Assuming that the random variablesin groups $A$ and $B$ are each IID with respective variances $\sigma_A^2$ and $\sigma_B^2$, you can establish that the variances of sample means are:

$$\mathbb{V}(\bar{X}_A) = \frac{\sigma_A^2}{N} \quad \quad \quad \mathbb{V}(\bar{X}_B) = \frac{\sigma_B^2}{N}.$$

Since the sample variances function as estimators for the true variances, you can use the approximation $S_A^2 \approx \sigma_A^2$ and $S_B^2 \approx \sigma_B^2$. This gives you:

$$\mathbb{V}(\bar{X}_A) + \mathbb{V}(\bar{X}_B) = \frac{\sigma_A^2}{N} + \frac{\sigma_B^2}{N} \approx \frac{S_A^2}{N} + \frac{S_B^2}{N} = \frac{S_A^2 + S_B^2}{N}.$$

Assuming the data in the two groups are IID, and independent of each other, this approximation is an unbiased estimator of the true variance-sum.

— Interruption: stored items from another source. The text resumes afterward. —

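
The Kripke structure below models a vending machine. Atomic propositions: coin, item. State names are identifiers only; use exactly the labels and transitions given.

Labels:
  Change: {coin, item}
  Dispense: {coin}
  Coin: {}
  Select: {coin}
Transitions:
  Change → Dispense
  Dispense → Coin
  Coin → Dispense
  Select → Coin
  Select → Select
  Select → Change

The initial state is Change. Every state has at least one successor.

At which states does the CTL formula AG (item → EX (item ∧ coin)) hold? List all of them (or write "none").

{Dispense, Coin}

States satisfying item → EX (item ∧ coin): {Dispense, Coin, Select}.
States satisfying AG (item → EX (item ∧ coin)): {Dispense, Coin}.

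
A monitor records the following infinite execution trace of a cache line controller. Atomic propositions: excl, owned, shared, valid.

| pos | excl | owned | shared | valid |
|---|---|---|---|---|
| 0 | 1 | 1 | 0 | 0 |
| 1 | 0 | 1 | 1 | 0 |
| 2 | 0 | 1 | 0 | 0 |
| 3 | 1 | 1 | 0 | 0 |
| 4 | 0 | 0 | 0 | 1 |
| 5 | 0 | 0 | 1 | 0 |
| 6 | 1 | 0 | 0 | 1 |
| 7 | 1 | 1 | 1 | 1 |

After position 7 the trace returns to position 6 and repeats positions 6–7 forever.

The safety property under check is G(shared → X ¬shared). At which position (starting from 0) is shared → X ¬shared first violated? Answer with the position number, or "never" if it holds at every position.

never

shared → X ¬shared holds at every position 0..7, and those are all the positions the trace ever visits, so the invariant G(shared → X ¬shared) is never violated.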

Using a result in O'Neill (2014) (Result 3, p. 284) it can be shown that the approximation has variance:

$$\mathbb{V} \Bigg( \frac{S_A^2 + S_B^2}{N} \Bigg) = \frac{1}{N^3} \Bigg[ \Big( \kappa_A + \frac{N-3}{N-1} \Big) \sigma_A^4 + \Big( \kappa_B + \frac{N-3}{N-1} \Big) \sigma_B^4 \Bigg],$$

where $\kappa_A$ and $\kappa_B$ are the underlying kurtosis parameters for the two groups.